Much of the reliance on the run-to-failure method was due to a dependency on feedback monitoring of a well (specific capacity, water quality, bacterial testing, etc.). In the past, I often recommended that well rehabilitation and maintenance be performed prior to a well losing 15% to 20% of its original specific capacity (production rate divided by unit drawdown).

During the mid-1990s, however, after much experience, I realized that specific capacity is not a good indicator of early losses of pore volume in and around a well. Significant plugging can occur prior to losing any specific capacity. This is because a lot of excess pore volume exists in and around a well, and plugging some of the pore volume does not immediately impact the specific capacity. There also is excess production capacity with depth in an operating well. Losses can occur in some zones, and other zones can either make more water or take more water, depending on the intended operation. Losses in specific capacity occur when the remaining open pore volume transitions from laminar to turbulent flow and then turbulent flow losses occur.

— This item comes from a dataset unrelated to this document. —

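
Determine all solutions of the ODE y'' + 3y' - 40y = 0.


Characteristic equation: r² + 3r - 40 = 0.
Factor: (r - 5)(r + 8) = 0 ⇒ r = 5, -8 (distinct real).
General solution: y = C₁e^(5x) + C₂e^(-8x).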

Run to failure means that by the time any cleaning is initiated, the deposits plugging the well have become more extensive, and more hardened or mineralized. The traditional approach to this problem was to try to prevent deposits from building up in an operating well. Some prevention techniques included heat treatments to eliminate bacteria from the subsurface environment, shock chlorination to keep bacteria under control or anoxic block to prevent oxygen from penetrating down the well column.

I often describe these approaches as trying to “hunt, count and kill bacteria.” The key to successful well maintenance, however, is not effectiveness at killing bacteria — rather, it is effective removal of biological deposits and the associated minerals. This requires using different types of energy to remove deposits from the surfaces within the water well environment.

Time-Based Approach

More than 15 years ago, I made the transition from trying to prevent deposits from building up in water well environments to a time-based maintenance approach, after recognizing that deposition occurs from the first day a well is placed into operation. This approach has been successful, because the deposits are removed when they are less extensive and softer in nature. Removal of these deposits on a timely basis helps keep wells clean, so that the deposits never get to the point at which they are significant and hardened. The time interval between maintenance is usually annual, but some wells require more frequent service. Many systems have successfully made the transition from rehabilitation after they have noticeable deterioration to the proactive preventive maintenance approach.

The key to cost-effective well maintenance is cleaning without removing any pumping or injection equipment. The injection of energy must reach all zones of an operating well with the pump in place. This means overcoming the energy delivery limitations that often occur in the lower zones of a well. One method of delivering this effective energy into a well with pumping and injection equipment in place is using gaseous and liquid carbon dioxide. Aqua Gard is one such product; it involves equipping the well with hardware to be able to deliver energy into it in a sealed environment with the pumping or injection equipment in place.

The time-based approach is crucial to well health, because waiting until problems occur often means it is too late for a maintenance cleaning to be effective, and more costly rehabilitation will need to take place. Rehabilitation most often requires removing pumping or injection equipment, along with aggressive cleaning treatments to remove deposits. The analogy I often use is: “You do not wait until your engine starts knocking before you change your oil.”

The benefits of keeping a well clean include:

  • Maintaining peak efficiency;
  • Maintaining the lowest cost of pumping water;
  • Maintaining the maximum production rate;
  • Minimizing failure of total coliform positive samples and elevated heterotrophic plate counts;
  • Preventing discoloration on startup;
  • Preventing many taste and odor issues; and
  • Maintaining the original water quality by maintaining the original production profile.